Die Lage in Bosnien sorgt für Zündstoff in der Koalition: SPDFraktionsvize Achim Post zeigte sich offen für die Aufnahme von Flüchtlingen: „Was wir derzeit mancherorts auf den griechischen Inseln und in Bosnien-Herzegowina erleben, ist eine humanitäre Notsituation.“Und er fügte hinzu: „Hier ist Hilfe, auch durch die Bereitschaft, Geflüchtete in Not aufzunehmen, ein Gebot der Menschlichkeit.“CDU-Politiker lehnten das ab. „Die gesamte Europäische Union
hat vor allem die Verpflichtung, den Flüchtlingen auf dem Balkan oder auf den griechischen Inseln an Ort und Stelle zu helfen“, sagte Friedrich Merz, Kandidat für den CDU-Vorsitz, der Funke-Mediengruppe. „Diese humanitäre Katastrophe lässt sich allerdings nicht dadurch lösen, dass wir sagen: Kommt alle nach Deutschland.
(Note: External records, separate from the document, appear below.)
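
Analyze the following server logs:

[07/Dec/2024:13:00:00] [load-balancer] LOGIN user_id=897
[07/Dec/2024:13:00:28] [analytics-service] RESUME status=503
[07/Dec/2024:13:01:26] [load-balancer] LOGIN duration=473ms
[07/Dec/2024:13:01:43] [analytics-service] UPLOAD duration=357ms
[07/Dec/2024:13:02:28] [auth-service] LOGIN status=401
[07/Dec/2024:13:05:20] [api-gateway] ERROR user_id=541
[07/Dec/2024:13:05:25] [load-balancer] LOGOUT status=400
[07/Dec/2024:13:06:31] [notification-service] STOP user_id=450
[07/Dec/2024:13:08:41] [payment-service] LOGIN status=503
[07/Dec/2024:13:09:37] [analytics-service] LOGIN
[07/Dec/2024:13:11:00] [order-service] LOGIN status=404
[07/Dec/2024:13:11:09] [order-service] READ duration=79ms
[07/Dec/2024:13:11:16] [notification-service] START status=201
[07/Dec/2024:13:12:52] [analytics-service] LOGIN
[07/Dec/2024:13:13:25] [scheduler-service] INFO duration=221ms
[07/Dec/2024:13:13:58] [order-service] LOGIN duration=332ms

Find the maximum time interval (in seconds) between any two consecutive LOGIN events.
373

To find the longest gap:

1. Extract all LOGIN events in chronological order
2. Calculate time differences between consecutive events
3. Find the maximum difference
4. Longest gap: 373 seconds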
Dieser Weg ist nicht mehr geöffnet.“Unionsfraktionsvize Thorsten Frei lehnte die Aufnahme von Migranten aus Bosnien ab. Davon könne das fatale Signal ausgehen, der Weg nach Deutschland sei frei.
Die EU stellt Bosnien-Herzegowina weitere 3,5 Millionen Euro zur Verfügung, teilten Außenbeauftragter Josep Borrell und Katastrophenschutzkommissar Janez Lenarcic mit. Die Situation sei inakzeptabel, so Borrell. Er rief die Behörden auf, die Menschen nicht im Kalten und ohne Zugang zu sanitären Anlagen zu lassen.